Errata and patches released!

Contributed by grey on from the fuzz testers at work dept.

Now would be a good time to check http://www.openbsd.org/errata59.html as a number of patches related to reliability and security have been released as follows.

This appears to be in response to fuzz testing as documented further in this mailing list archive: http://marc.info/?l=oss-security&m=146853062403622&w=2

Tim Newsham and Jesse Hertz of NCC Group appear to have done most of the research related to these discoveries so far, and I know at least one of them has had patches committed to the OpenBSD project in the past, so it is nice to see continual collaboration from professional researchers contributing back to project! Again, please check http://www.openbsd.org/errata59.html for links to source code patches to address these issues.
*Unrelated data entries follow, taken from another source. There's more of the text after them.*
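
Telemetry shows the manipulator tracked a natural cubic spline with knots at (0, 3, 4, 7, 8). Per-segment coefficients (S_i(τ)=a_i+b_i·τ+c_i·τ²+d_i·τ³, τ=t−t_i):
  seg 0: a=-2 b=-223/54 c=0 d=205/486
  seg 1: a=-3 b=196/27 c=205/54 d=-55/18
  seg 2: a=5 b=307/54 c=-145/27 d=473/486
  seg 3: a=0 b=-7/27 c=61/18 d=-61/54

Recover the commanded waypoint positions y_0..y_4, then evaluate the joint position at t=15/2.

y_0 = S_0(0) = a_0 = -2
y_1 = S_1(0) = a_1 = -3
y_2 = S_2(0) = a_2 = 5
y_3 = S_3(0) = a_3 = 0
y_4 = S_3(1) = 2
t_q=15/2 is in segment 3 (τ=1/2); S_3(τ)=83/144

y_0=-2 y_1=-3 y_2=5 y_3=0 y_4=2
S(15/2) = 83/144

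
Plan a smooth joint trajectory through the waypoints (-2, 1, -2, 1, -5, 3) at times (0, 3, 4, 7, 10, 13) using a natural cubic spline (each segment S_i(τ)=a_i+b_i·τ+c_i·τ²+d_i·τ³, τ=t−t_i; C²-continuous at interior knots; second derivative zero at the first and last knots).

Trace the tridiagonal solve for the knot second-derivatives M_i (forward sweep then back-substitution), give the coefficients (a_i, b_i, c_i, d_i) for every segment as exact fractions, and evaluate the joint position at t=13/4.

  seg 0: a=-2 b=2375/849 c=0 d=-1526/7641
  seg 1: a=1 b=-2203/849 c=-1526/849 d=394/283
  seg 2: a=-2 b=-1709/849 c=2020/849 d=-3502/7641
  seg 3: a=1 b=-95/849 c=-494/283 d=2843/7641
  seg 4: a=-5 b=-458/849 c=1361/849 d=-1361/7641
S(13/4) = 2361/9056

Δ: Δ0=1, Δ1=-3, Δ2=1, Δ3=-2, Δ4=8/3
row 1: diag=8, rhs=-24; c'=1/8, d'=-3
row 2: denom=8−1·1/8=63/8; d'=(24−1·-3)/(63/8)=24/7
row 3: denom=12−3·8/21=76/7; d'=(-18−3·24/7)/(76/7)=-99/38
row 4: denom=12−3·21/76=849/76; d'=(28−3·-99/38)/(849/76)=2722/849
back: M4=2722/849
back: M3=-99/38−21/76·2722/849=-988/283
back: M2=24/7−8/21·-988/283=4040/849
back: M1=-3−1/8·4040/849=-3052/849
M: M0=0, M1=-3052/849, M2=4040/849, M3=-988/283, M4=2722/849, M5=0
seg 0: a=-2, c=M0/2=0, d=(M1−M0)/(6·3)=-1526/7641, b=Δ0−h0·(2M0+M1)/6=2375/849
seg 1: a=1, c=M1/2=-1526/849, d=(M2−M1)/(6·1)=394/283, b=Δ1−h1·(2M1+M2)/6=-2203/849
seg 2: a=-2, c=M2/2=2020/849, d=(M3−M2)/(6·3)=-3502/7641, b=Δ2−h2·(2M2+M3)/6=-1709/849
seg 3: a=1, c=M3/2=-494/283, d=(M4−M3)/(6·3)=2843/7641, b=Δ3−h3·(2M3+M4)/6=-95/849
seg 4: a=-5, c=M4/2=1361/849, d=(M5−M4)/(6·3)=-1361/7641, b=Δ4−h4·(2M4+M5)/6=-458/849
t_q=13/4 → seg 1, τ=1/4; S=1+-2203/849·τ+-1526/849·τ²+394/283·τ³=2361/9056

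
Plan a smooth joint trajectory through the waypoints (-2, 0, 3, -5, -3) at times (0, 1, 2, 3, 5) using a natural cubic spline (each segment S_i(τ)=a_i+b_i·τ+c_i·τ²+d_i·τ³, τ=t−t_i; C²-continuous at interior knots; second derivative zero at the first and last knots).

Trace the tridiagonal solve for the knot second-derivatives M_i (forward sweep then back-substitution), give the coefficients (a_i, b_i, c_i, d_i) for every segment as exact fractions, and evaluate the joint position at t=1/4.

  seg 0: a=-2 b=37/43 c=0 d=49/43
  seg 1: a=0 b=184/43 c=147/43 d=-202/43
  seg 2: a=3 b=-128/43 c=-459/43 d=243/43
  seg 3: a=-5 b=-317/43 c=270/43 d=-45/43
S(1/4) = -4863/2752

Δ: Δ0=2, Δ1=3, Δ2=-8, Δ3=1
row 1: diag=4, rhs=6; c'=1/4, d'=3/2
row 2: denom=4−1·1/4=15/4; d'=(-66−1·3/2)/(15/4)=-18
row 3: denom=6−1·4/15=86/15; d'=(54−1·-18)/(86/15)=540/43
back: M3=540/43
back: M2=-18−4/15·540/43=-918/43
back: M1=3/2−1/4·-918/43=294/43
M: M0=0, M1=294/43, M2=-918/43, M3=540/43, M4=0
seg 0: a=-2, c=M0/2=0, d=(M1−M0)/(6·1)=49/43, b=Δ0−h0·(2M0+M1)/6=37/43
seg 1: a=0, c=M1/2=147/43, d=(M2−M1)/(6·1)=-202/43, b=Δ1−h1·(2M1+M2)/6=184/43
seg 2: a=3, c=M2/2=-459/43, d=(M3−M2)/(6·1)=243/43, b=Δ2−h2·(2M2+M3)/6=-128/43
seg 3: a=-5, c=M3/2=270/43, d=(M4−M3)/(6·2)=-45/43, b=Δ3−h3·(2M3+M4)/6=-317/43
t_q=1/4 → seg 0, τ=1/4; S=-2+37/43·τ+0·τ²+49/43·τ³=-4863/2752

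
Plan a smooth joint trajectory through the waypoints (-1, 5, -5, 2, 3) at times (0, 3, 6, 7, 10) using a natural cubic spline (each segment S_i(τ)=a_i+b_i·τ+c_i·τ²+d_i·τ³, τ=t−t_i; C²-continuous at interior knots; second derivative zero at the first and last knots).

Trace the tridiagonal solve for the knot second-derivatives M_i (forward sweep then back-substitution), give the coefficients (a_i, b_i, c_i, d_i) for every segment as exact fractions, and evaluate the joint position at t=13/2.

Δ: Δ0=2, Δ1=-10/3, Δ2=7, Δ3=1/3
row 1: diag=12, rhs=-32; c'=1/4, d'=-8/3
row 2: denom=8−3·1/4=29/4; d'=(62−3·-8/3)/(29/4)=280/29
row 3: denom=8−1·4/29=228/29; d'=(-40−1·280/29)/(228/29)=-120/19
back: M3=-120/19
back: M2=280/29−4/29·-120/19=200/19
back: M1=-8/3−1/4·200/19=-302/57
M: M0=0, M1=-302/57, M2=200/19, M3=-120/19, M4=0
seg 0: a=-1, c=M0/2=0, d=(M1−M0)/(6·3)=-151/513, b=Δ0−h0·(2M0+M1)/6=265/57
seg 1: a=5, c=M1/2=-151/57, d=(M2−M1)/(6·3)=451/513, b=Δ1−h1·(2M1+M2)/6=-188/57
seg 2: a=-5, c=M2/2=100/19, d=(M3−M2)/(6·1)=-160/57, b=Δ2−h2·(2M2+M3)/6=259/57
seg 3: a=2, c=M3/2=-60/19, d=(M4−M3)/(6·3)=20/57, b=Δ3−h3·(2M3+M4)/6=379/57
t_q=13/2 → seg 2, τ=1/2; S=-5+259/57·τ+100/19·τ²+-160/57·τ³=-67/38

  seg 0: a=-1 b=265/57 c=0 d=-151/513
  seg 1: a=5 b=-188/57 c=-151/57 d=451/513
  seg 2: a=-5 b=259/57 c=100/19 d=-160/57
  seg 3: a=2 b=379/57 c=-60/19 d=20/57
S(13/2) = -67/38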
Excerpted summaries of the issues discovered below:

013: RELIABILITY FIX: July 14, 2016 All architectures Splicing sockets in a loop could cause a kernel spin.

014: RELIABILITY FIX: July 14, 2016 All architectures Multiple processes exiting with a fd-passing control message on a shared socket could crash the system.

015: RELIABILITY FIX: July 14, 2016 All architectures ufs_readdir failed to limit size of memory allocation, leading to panics.

016: SECURITY FIX: July 14, 2016 All architectures The mmap extension __MAP_NOFAULT could overcommit resources and crash the system.

017: RELIABILITY FIX: July 14, 2016 All architectures A race occuring in the unlocked ARP input path can lead to a kernel NULL dereference.

018: RELIABILITY FIX: July 14, 2016 All architectures Tick counting overflows could cause a kernel crash.

019: RELIABILITY FIX: July 14, 2016 All architectures Invalid file descriptor use with kevent(2) could lead to a kernel crash.

020: RELIABILITY FIX: July 14, 2016 All architectures Unchecked parameters and integer overflows in the amap allocation routines could cause malloc(9) to either not allocate enough memory, leading to memory corruption, or to trigger a "malloc: allocation too large" panic.